Characterization of Fusarium circinatum biofilm and its matrix’s environmental response role

Abstract The aggregation of fungal cells embedded in a matrix of extracellular matrix (ECM) results in a biofilm— a microbial community of sessile cells attached to biotic and/or abiotic surfaces. In this study, we demonstrate for the first time that the fatal pine pitch canker agent, Fusarium circinatum , can lead a biofilm-like lifestyle with aggregated hyphal bundles wrapped in ECM. We measured the biofilm ECM of F. circinatum in response to some key environmental factors.
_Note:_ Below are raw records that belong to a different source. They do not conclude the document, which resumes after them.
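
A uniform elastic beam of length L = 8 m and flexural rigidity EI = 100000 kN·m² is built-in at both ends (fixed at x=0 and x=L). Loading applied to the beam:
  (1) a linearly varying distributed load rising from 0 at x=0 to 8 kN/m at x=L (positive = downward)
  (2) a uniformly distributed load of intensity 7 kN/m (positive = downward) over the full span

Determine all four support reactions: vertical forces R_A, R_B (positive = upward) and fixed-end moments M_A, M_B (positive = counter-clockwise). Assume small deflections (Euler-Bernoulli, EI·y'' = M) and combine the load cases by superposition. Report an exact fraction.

Load 1 — triangular load w₀=8 kN/m (0→w₀ over full span):
  R_A = 3w₀L/20 = 3·8·8/20 = 48/5 kN
  M_A = w₀L²/30 = 8·8²/30 = 256/15 kN·m
  R_B = 7w₀L/20 = 7·8·8/20 = 112/5 kN
  M_B = -w₀L²/20 = -8·8²/20 = -128/5 kN·m
Load 2 — uniform load w=7 kN/m over full span:
  R_A = wL/2 = 7·8/2 = 28 kN
  M_A = wL²/12 = 7·8²/12 = 112/3 kN·m
  R_B = wL/2 = 7·8/2 = 28 kN
  M_B = -wL²/12 = -7·8²/12 = -112/3 kN·m
Superposition: R_A = 188/5 kN, M_A = 272/5 kN·m, R_B = 252/5 kN, M_B = -944/15 kN·m

R_A = 188/5 kN, M_A = 272/5 kN·m, R_B = 252/5 kN, M_B = -944/15 kN·m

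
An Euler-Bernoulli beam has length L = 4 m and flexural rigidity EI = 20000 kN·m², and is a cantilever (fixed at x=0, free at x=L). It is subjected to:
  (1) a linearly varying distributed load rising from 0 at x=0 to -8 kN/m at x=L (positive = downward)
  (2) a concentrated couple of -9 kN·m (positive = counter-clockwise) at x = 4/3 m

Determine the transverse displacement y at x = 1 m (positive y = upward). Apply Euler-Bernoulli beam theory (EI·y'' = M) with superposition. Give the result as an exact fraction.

Load 1 — triangular load w₀=-8 kN/m (0→w₀ over full span):
  y_1 = (w₀Lx³/12-w₀L²x²/6-w₀x⁵/(120L))/EI = ((-8)·4·1³/12-(-8)·4²·1²/6-(-8)·1⁵/(120·4))/20000 = 1121/1200000 m
Load 2 — applied couple M₀=-9 kN·m at a=4/3 m (b=L-a=8/3):
  y_2 = M₀x²/(2EI)  [x≤a] = (-9)·1²/(2·20000) = -9/40000 m
Superposition: y = Σ y_i = 851/1200000 m ≈ 0.000709 m

y(1) = 851/1200000 m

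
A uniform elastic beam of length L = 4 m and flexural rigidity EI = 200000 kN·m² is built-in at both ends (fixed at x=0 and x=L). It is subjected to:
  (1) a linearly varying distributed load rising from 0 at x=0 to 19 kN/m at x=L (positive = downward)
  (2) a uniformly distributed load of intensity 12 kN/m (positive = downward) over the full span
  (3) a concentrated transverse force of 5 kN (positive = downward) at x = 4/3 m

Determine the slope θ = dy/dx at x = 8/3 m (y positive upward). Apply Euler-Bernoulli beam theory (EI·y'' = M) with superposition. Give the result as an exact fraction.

θ(8/3) = 17/375000 rad

Load 1 — triangular load w₀=19 kN/m (0→w₀ over full span):
  θ_1 = -w₀(2x(L-x)(L-2x)(x+2L)+x²(L-x)²)/(120LEI) = -19·(2·(8/3)·(4-(8/3))·(4-2·(8/3))·((8/3)+2·4)+(8/3)²·(4-(8/3))²)/(120·4·200000) = 133/7593750 rad
Load 2 — uniform load w=12 kN/m over full span:
  θ_2 = -wx(L-x)(L-2x)/(12EI) = -12·(8/3)·(4-(8/3))·(4-2·(8/3))/(12·200000) = 2/84375 rad
Load 3 — point force P=5 kN at a=4/3 m (b=L-a=8/3):
  θ_3 = Pa²(L-x)(2bL-(3b+a)(L-x))/(2L³EI)  [x>a] = 5·(4/3)²·(4-(8/3))·(2·(8/3)·4-(3·(8/3)+(4/3))·(4-(8/3)))/(2·4³·200000) = 1/243000 rad
Superposition: θ = Σ θ_i = 17/375000 rad ≈ 0.000045 rad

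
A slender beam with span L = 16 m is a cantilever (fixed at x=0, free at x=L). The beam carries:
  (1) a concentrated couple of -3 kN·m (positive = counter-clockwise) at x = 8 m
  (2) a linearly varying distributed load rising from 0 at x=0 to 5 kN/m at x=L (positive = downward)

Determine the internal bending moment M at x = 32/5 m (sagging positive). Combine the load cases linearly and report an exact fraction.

M(32/5) = -4683/25 kN·m

Load 1 — applied couple M₀=-3 kN·m at a=8 m (b=L-a=8):
  M_1 = M₀  [x≤a] = (-3) = -3 kN·m
Load 2 — triangular load w₀=5 kN/m (0→w₀ over full span):
  M_2 = w₀Lx/2 - w₀L²/3 - w₀x³/(6L) = 5·16·(32/5)/2 - 5·16²/3 - 5·(32/5)³/(6·16) = -4608/25 kN·m
Superposition: M = Σ M_i = -4683/25 kN·m ≈ -187.320000 kN·m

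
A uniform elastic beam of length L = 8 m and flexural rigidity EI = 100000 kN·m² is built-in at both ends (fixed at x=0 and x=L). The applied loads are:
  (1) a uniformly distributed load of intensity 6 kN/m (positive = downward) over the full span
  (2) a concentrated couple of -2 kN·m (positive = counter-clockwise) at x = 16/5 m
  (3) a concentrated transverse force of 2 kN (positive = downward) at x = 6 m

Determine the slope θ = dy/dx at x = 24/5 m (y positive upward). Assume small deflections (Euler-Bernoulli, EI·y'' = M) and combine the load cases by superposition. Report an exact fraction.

θ(24/5) = 244/1953125 rad

Load 1 — uniform load w=6 kN/m over full span:
  θ_1 = -wx(L-x)(L-2x)/(12EI) = -6·(24/5)·(8-(24/5))·(8-2·(24/5))/(12·100000) = 48/390625 rad
Load 2 — applied couple M₀=-2 kN·m at a=16/5 m (b=L-a=24/5):
  θ_2 = (R_Ax²/2 - M_Ax - M₀(x-a))/EI  [x>a] with R_A=-9/25, M_A=-6/25 = ((-9/25)·(24/5)²/2 - (-6/25)·(24/5) - (-2)·((24/5)-(16/5)))/100000 = 4/1953125 rad
Load 3 — point force P=2 kN at a=6 m (b=L-a=2):
  θ_3 = -Pb²x(2aL-(3a+b)x)/(2L³EI)  [x≤a] = -2·2²·(24/5)·(2·6·8-(3·6+2)·(24/5))/(2·8³·100000) = 0 rad
Superposition: θ = Σ θ_i = 244/1953125 rad ≈ 0.000125 rad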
Our study suggests that F. circinatum biofilms respond to a changing environment, demonstrated by poor and optimal biofilm development under particular abiotic conditions, including temperature and pH. Further analysis revealed that while planktonic cells produced small amounts of ECM per unit of the biomass, azole-exposed biofilms produced significantly more ECM than non-exposed biofilms. The increased synthesis of ECM in biofilms due to azole exposure explains why F. circinatum biofilms required greater drug dosages (Imazalil: 0.74 mg/L; Tebuconazole: 0.46 mg/L) to kill 50% of biofilm-derived cells than planktonic cells (Imazalil: 0.26 mg/L; Tebuconazole: 0.04 mg/L). Interestingly, azole exposure based on these dosages also led to biofilms that were resistant to DNase, which typically uncouples biofilms by penetrating and degrading biofilm extracellular DNA; we propose that DNases were likely hindered from reaching target cells by the ECM barricade, a phenomenon prevalent in most biofilm-forming pathogens of humans. Therefore, our results show how an important fungal phytopathogen’s sessile (biofilm) lifestyle could form a physical barrier against the surrounding environment.